Schuyler wrote to The New York Times in July 1855, attempting to explain away the scandal as a misunderstanding stating "I hope you will publish this statement, which I have prepared under great difficulty--without documents, and upon your report alone--in the greatest debility of body, and in broken spirit, but with clear recollection."

Following the scandal, Schuyler fled to Canada through Quebec. He then went on to Geneva and Nice, France, where he died in November 1855, apparently caused by "grief and mortification."

==Personal life==
Schuyler maintained a residence at 149 Mercer Street during his time in New York City. Schuyler, who was known to society as a bachelor, had a long-term relationship with Lucinda Waldron "Lucy" Wood (1807–1882). Together, they were the parents of six children. Reportedly, even though he was the father of her children, they didn't marry because she was from a less well-known and respectable family than his. However, when his eldest daughters wanted to marry, her fiancé discovered that her father was the famous Robert Schuyler and that she was, in fact, an illegitimate child. The fiancé, a Reverend, insisted that in order for them to marry, her parents must marry. Therefore, Schuyler agreed to marry Lucinda and installed her and the family in a fashionable home in Manhattan on 22nd Street. Other reports indicated that he actually married Wood in 1826, but didn't socially acknowledge the marriage until the 1850s. Their children included:

- Julia Wood Schuyler, who married Rev. William Orne Lamson (1824–1909) in 1850.
- Robert Sands Schuyler (1830–1895), who married Caroline E. Acker (1840–1905) in 1864.
- Catherine Schuyler
- Louisa Schuyler
- George Schuyler
- William Sawyer Schuyler (1840–1864), who married Florence Miriam Barbour (1840–1895), daughter of Oliver Lorenzo Barbour and niece of Chancellor Reuben H. Walworth, in 1859. William, a Captain with the 155th Regiment and aide-de-camp, died from wounds sustained in the Battle of Cold Harbor during the American Civil War.

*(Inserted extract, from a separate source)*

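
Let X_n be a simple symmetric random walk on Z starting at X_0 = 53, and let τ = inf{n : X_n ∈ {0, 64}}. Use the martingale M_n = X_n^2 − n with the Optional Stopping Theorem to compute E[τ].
E[τ] = 583

M_n = X_n^2 − n is a martingale (since E[X_{n+1}^2 | F_n] = X_n^2 + 1). By OST (τ has finite mean in a bounded region), E[M_τ] = E[M_0] = X_0^2 − 0 = 53^2 = 2809. Also E[M_τ] = E[X_τ^2] − E[τ]. The walk exits at 0 or 64, with P(hit 64 first) = 53/64, so E[X_τ^2] = 64^2 · 53/64 + 0 = 3392. Thus E[τ] = E[X_τ^2] − E[M_τ] = 3392 − 2809 = 583 = 53(64 − 53) = 583.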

Schuyler died in Nice, France, on November 15, 1855. His coffin was sent back to New York and he was buried at Greenridge Cemetery in Saratoga Springs, New York. Even after his death, the newspapers reported seeing him abroad.

Following his death, his New York City home and its contents were auctioned off and reportedly became a brothel run by "Mrs. Van Ness." After his death, his widow moved back to the United States and retired to a cabin on Saratoga Lake.

===Descendants===
Through his daughter Julia, he was the grandfather of Major Robert Schuyler Lamson (1855–1876), who died at 21 years of age at Darfour in Upper Egypt from malarious fever while serving in the Egyptian Army as a mercenary, and George Henry Lamson (1852–1882), a doctor in Paris who developed a morphine addiction, which was said to have caused him to murder his wife's brother. He was found guilty of murder and hanged in 1882 at Wandsworth Gaol in London.

Through his youngest son William, he was the grandfather of Philip William Schuyler (b. 1861), who married Amanda Mason Erwen, daughter of Robert Moody Erwen and Agnes (née Gominger) Erwen, in 1886.